UYGULAMACI EKONOMİST ERDOĞAN VE DOKTORALI İKTİSATÇI BAHÇELİ

MHP, Türk milliyetçisi bir partidir. Ekonomist Erdoğan’ın Kürt açılımı yaptığı yıllarda, MHP lideri iktisat doktoru Devlet Bahçeli, kendine mahsus kafiyeli sözleri ve havayı tokatlama jestleriyle Erdoğan aleyhinde söylemediğini bırakmamıştı. Açılım girişiminin başarısızlığı, 7 Haziran 2015 genel seçiminde AKP’nin, meclis çoğunluğunu kaybetmesine mal oldu. Buna rağmen muhalefet, kendi arasında anlaşamadığı için Erdoğan’ın iktidardan inmesi gerekmedi. Erdoğan’ın açılımdan vazgeçip TC’nin fabrika ayarlarına dönme sözü vermesi üzerine Bahçeli, onu destekleme kararı aldı. Bu sayede Erdoğan’ın iktidarı kesintisiz devam etti. Ancak Bahçeli’nin bu kararı, MHP’yi böldü. İYİ Parti doğdu. İYİ parti CHP ile ortaklık kurdu. Onlara AKP’li küskünler de katıldı ve ortaya “Altılı Masa” çıktı. Bir yıl içinde Türkiye için çok önemli seçimler yapılacak. Hem cumhurbaşkanı seçilecek hem de TBMM tümden yenilenecek. Yarışma Cumhur İttifakı (AKP+MHP) ile Millet İttifakı (Altılı Masa) arasında olacak. Bu seçimde kritik olan şey kimin cumhurbaşkanı (devlet başkanı) olacağıdır.

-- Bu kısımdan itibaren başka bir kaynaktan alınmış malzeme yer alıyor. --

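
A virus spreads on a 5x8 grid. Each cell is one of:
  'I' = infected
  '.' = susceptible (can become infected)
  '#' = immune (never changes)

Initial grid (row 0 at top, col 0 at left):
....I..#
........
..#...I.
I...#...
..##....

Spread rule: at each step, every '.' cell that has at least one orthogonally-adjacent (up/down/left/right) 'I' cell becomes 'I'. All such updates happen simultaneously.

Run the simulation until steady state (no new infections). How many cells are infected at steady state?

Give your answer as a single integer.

Answer: 35

Derivation:
Step 0 (initial): 3 infected
Step 1: +10 new -> 13 infected
Step 2: +13 new -> 26 infected
Step 3: +8 new -> 34 infected
Step 4: +1 new -> 35 infected
Step 5: +0 new -> 35 infected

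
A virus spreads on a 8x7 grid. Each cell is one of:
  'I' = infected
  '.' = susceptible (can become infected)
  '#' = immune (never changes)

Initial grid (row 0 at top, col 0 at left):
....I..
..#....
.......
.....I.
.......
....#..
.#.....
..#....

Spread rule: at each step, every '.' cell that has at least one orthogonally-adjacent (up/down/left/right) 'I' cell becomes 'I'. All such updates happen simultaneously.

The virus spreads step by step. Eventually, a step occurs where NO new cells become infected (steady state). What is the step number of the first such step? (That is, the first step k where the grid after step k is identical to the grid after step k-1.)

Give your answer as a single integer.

Step 0 (initial): 2 infected
Step 1: +7 new -> 9 infected
Step 2: +10 new -> 19 infected
Step 3: +7 new -> 26 infected
Step 4: +9 new -> 35 infected
Step 5: +8 new -> 43 infected
Step 6: +5 new -> 48 infected
Step 7: +1 new -> 49 infected
Step 8: +1 new -> 50 infected
Step 9: +1 new -> 51 infected
Step 10: +1 new -> 52 infected
Step 11: +0 new -> 52 infected

Answer: 11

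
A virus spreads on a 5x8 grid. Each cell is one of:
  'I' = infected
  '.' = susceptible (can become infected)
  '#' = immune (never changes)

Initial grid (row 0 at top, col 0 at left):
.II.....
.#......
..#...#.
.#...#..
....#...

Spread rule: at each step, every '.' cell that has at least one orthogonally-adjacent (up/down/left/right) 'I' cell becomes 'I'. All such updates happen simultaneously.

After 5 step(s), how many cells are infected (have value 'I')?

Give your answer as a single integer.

Answer: 25

Derivation:
Step 0 (initial): 2 infected
Step 1: +3 new -> 5 infected
Step 2: +3 new -> 8 infected
Step 3: +4 new -> 12 infected
Step 4: +6 new -> 18 infected
Step 5: +7 new -> 25 infected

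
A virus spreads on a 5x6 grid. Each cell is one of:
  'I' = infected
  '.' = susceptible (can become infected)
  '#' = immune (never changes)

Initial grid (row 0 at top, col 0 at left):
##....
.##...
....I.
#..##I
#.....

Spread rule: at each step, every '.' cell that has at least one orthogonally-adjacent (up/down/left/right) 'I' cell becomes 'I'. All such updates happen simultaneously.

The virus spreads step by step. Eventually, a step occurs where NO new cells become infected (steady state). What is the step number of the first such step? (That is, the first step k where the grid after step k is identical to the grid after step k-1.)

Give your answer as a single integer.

Step 0 (initial): 2 infected
Step 1: +4 new -> 6 infected
Step 2: +5 new -> 11 infected
Step 3: +5 new -> 16 infected
Step 4: +4 new -> 20 infected
Step 5: +2 new -> 22 infected
Step 6: +0 new -> 22 infected

Answer: 6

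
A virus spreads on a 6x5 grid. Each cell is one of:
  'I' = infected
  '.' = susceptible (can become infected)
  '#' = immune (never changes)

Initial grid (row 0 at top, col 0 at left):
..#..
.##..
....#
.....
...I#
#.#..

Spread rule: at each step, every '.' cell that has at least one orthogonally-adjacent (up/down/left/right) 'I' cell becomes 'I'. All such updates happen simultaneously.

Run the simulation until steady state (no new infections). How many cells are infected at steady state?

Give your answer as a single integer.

Step 0 (initial): 1 infected
Step 1: +3 new -> 4 infected
Step 2: +5 new -> 9 infected
Step 3: +5 new -> 14 infected
Step 4: +4 new -> 18 infected
Step 5: +2 new -> 20 infected
Step 6: +1 new -> 21 infected
Step 7: +1 new -> 22 infected
Step 8: +1 new -> 23 infected
Step 9: +0 new -> 23 infected

Answer: 23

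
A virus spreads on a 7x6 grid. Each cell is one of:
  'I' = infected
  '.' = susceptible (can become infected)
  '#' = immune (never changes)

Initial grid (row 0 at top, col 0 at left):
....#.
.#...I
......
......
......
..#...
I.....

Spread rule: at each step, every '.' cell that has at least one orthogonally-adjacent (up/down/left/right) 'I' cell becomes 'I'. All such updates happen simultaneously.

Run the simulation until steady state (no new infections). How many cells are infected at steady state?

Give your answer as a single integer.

Answer: 39

Derivation:
Step 0 (initial): 2 infected
Step 1: +5 new -> 7 infected
Step 2: +6 new -> 13 infected
Step 3: +8 new -> 21 infected
Step 4: +10 new -> 31 infected
Step 5: +7 new -> 38 infected
Step 6: +1 new -> 39 infected
Step 7: +0 new -> 39 infected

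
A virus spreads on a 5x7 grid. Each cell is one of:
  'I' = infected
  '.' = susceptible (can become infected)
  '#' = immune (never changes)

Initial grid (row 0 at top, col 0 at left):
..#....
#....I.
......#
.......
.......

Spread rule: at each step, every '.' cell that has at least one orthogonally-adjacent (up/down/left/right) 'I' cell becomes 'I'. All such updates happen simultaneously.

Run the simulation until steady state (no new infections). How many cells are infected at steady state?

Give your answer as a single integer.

Answer: 32

Derivation:
Step 0 (initial): 1 infected
Step 1: +4 new -> 5 infected
Step 2: +5 new -> 10 infected
Step 3: +6 new -> 16 infected
Step 4: +5 new -> 21 infected
Step 5: +4 new -> 25 infected
Step 6: +4 new -> 29 infected
Step 7: +2 new -> 31 infected
Step 8: +1 new -> 32 infected
Step 9: +0 new -> 32 infected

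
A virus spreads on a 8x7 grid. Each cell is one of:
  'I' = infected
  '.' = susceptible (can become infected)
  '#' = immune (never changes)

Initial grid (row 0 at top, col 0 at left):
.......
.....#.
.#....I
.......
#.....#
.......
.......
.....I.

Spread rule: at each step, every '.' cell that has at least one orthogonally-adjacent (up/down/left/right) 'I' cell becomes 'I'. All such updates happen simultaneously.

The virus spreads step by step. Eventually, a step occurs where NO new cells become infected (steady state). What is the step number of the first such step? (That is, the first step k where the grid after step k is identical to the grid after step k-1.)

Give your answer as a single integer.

Answer: 9

Derivation:
Step 0 (initial): 2 infected
Step 1: +6 new -> 8 infected
Step 2: +7 new -> 15 infected
Step 3: +9 new -> 24 infected
Step 4: +8 new -> 32 infected
Step 5: +7 new -> 39 infected
Step 6: +6 new -> 45 infected
Step 7: +5 new -> 50 infected
Step 8: +2 new -> 52 infected
Step 9: +0 new -> 52 infected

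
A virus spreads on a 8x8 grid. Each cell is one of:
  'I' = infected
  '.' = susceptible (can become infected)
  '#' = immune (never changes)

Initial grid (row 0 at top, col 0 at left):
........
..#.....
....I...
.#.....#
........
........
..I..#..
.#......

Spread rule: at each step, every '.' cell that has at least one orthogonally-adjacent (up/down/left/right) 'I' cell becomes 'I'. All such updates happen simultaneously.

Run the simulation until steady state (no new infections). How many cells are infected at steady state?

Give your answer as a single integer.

Answer: 59

Derivation:
Step 0 (initial): 2 infected
Step 1: +8 new -> 10 infected
Step 2: +14 new -> 24 infected
Step 3: +14 new -> 38 infected
Step 4: +9 new -> 47 infected
Step 5: +7 new -> 54 infected
Step 6: +4 new -> 58 infected
Step 7: +1 new -> 59 infected
Step 8: +0 new -> 59 infected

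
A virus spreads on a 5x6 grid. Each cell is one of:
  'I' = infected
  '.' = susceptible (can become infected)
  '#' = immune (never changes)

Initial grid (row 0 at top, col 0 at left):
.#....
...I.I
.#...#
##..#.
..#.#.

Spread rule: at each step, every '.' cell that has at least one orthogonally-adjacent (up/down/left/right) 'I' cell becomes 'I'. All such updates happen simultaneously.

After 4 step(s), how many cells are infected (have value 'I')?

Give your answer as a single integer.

Step 0 (initial): 2 infected
Step 1: +5 new -> 7 infected
Step 2: +6 new -> 13 infected
Step 3: +3 new -> 16 infected
Step 4: +2 new -> 18 infected

Answer: 18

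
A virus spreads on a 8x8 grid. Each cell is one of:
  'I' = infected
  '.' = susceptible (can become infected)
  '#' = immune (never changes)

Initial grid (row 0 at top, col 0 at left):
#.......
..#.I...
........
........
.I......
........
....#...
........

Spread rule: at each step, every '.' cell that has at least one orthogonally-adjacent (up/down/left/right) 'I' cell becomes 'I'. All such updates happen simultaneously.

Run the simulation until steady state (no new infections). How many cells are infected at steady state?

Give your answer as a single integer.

Answer: 61

Derivation:
Step 0 (initial): 2 infected
Step 1: +8 new -> 10 infected
Step 2: +13 new -> 23 infected
Step 3: +14 new -> 37 infected
Step 4: +10 new -> 47 infected
Step 5: +4 new -> 51 infected
Step 6: +4 new -> 55 infected
Step 7: +3 new -> 58 infected
Step 8: +2 new -> 60 infected
Step 9: +1 new -> 61 infected
Step 10: +0 new -> 61 infected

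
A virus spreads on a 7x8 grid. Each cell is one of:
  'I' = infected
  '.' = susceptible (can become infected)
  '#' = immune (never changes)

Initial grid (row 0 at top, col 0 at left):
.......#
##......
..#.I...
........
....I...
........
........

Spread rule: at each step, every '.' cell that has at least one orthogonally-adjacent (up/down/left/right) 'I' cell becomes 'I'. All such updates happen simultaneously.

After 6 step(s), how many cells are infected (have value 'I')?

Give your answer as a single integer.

Answer: 52

Derivation:
Step 0 (initial): 2 infected
Step 1: +7 new -> 9 infected
Step 2: +11 new -> 20 infected
Step 3: +13 new -> 33 infected
Step 4: +10 new -> 43 infected
Step 5: +6 new -> 49 infected
Step 6: +3 new -> 52 infected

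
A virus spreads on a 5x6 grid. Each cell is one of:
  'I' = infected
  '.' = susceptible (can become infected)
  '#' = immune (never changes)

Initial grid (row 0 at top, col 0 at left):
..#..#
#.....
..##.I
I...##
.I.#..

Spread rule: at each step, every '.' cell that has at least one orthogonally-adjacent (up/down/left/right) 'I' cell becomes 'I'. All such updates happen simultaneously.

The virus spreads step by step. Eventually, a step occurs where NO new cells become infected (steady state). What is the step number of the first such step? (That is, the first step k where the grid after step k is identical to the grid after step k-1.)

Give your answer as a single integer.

Answer: 6

Derivation:
Step 0 (initial): 3 infected
Step 1: +6 new -> 9 infected
Step 2: +3 new -> 12 infected
Step 3: +4 new -> 16 infected
Step 4: +3 new -> 19 infected
Step 5: +1 new -> 20 infected
Step 6: +0 new -> 20 infected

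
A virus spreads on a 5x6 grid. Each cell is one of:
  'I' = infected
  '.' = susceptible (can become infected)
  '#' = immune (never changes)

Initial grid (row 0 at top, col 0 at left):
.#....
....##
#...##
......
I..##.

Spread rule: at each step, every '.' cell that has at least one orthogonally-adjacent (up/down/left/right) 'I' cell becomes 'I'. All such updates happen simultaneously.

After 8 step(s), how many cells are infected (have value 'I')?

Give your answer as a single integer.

Step 0 (initial): 1 infected
Step 1: +2 new -> 3 infected
Step 2: +2 new -> 5 infected
Step 3: +2 new -> 7 infected
Step 4: +3 new -> 10 infected
Step 5: +4 new -> 14 infected
Step 6: +4 new -> 18 infected
Step 7: +2 new -> 20 infected
Step 8: +1 new -> 21 infected

Answer: 21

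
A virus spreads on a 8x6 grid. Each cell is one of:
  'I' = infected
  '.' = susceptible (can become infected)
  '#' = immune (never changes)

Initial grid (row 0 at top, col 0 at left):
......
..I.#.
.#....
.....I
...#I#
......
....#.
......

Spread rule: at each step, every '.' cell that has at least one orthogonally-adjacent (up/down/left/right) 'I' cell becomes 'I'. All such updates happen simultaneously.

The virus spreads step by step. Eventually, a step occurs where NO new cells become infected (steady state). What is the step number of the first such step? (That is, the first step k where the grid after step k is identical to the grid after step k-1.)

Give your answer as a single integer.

Answer: 8

Derivation:
Step 0 (initial): 3 infected
Step 1: +7 new -> 10 infected
Step 2: +10 new -> 20 infected
Step 3: +9 new -> 29 infected
Step 4: +6 new -> 35 infected
Step 5: +5 new -> 40 infected
Step 6: +2 new -> 42 infected
Step 7: +1 new -> 43 infected
Step 8: +0 new -> 43 infected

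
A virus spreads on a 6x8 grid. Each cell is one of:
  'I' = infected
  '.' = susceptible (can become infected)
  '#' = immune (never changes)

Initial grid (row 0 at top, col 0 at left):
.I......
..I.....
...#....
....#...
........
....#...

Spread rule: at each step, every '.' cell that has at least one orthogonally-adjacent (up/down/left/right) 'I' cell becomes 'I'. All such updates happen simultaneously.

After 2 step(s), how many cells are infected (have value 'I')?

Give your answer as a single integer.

Step 0 (initial): 2 infected
Step 1: +5 new -> 7 infected
Step 2: +5 new -> 12 infected

Answer: 12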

SEÇMEN DAVRANIŞI VE OYUN PLANI

İktisatçılar, seçim sistemleriyle yakından ilgilidir. Bir kişinin, oran ne olursa olsun, en çok oyla değil, oyların en az “%50+1”ini almasıyla kazanılan seçimler, eğer ikiden fazla aday varsa, genellikle ikinci turda sonuçlanır. Birinci turda, seçmenler “en beğendikleri” adaya oy verir ve oylar dağılır. Normal olarak hiçbir aday birinci turda oyların “%50+1”ini alamaz. Seçim ikinci tura kalır. Bu turda, birinci turda en çok oyu alan iki aday yarışır. Bunlardan sadece biri, cebirsel olarak oyların “%50+1”ini alıp seçimi kazanacaktır. Bu turda seçmenlerin bir kısmının, mesela %20’sinin birinci turda oy verdiği “en beğendiği” aday yoktur. Bu durumda o seçmenler pek beğenmeseler de “başa gelmesini hiç istemedikleri adayın rakibine oy verir.” Altılı Masa, tek aday göstermemeli, masada olan veya olmayan her parti kendi adayını seçime sokmalıdır. Erdoğan’ın ikinci tura kalacağı kesindir. Önemli olan rakibinin kim olacağıdır. Birinci turda dağılan oylardan en çok alan ikinci turda Erdoğan’ın rakibi olur. Böylece muhalefetin ortak adayını “masa” değil “seçmen” belirlemiş olur. Kimse de buna itiraz edemez.

Son söz: Taktik, stratejiye tekaddüm eder.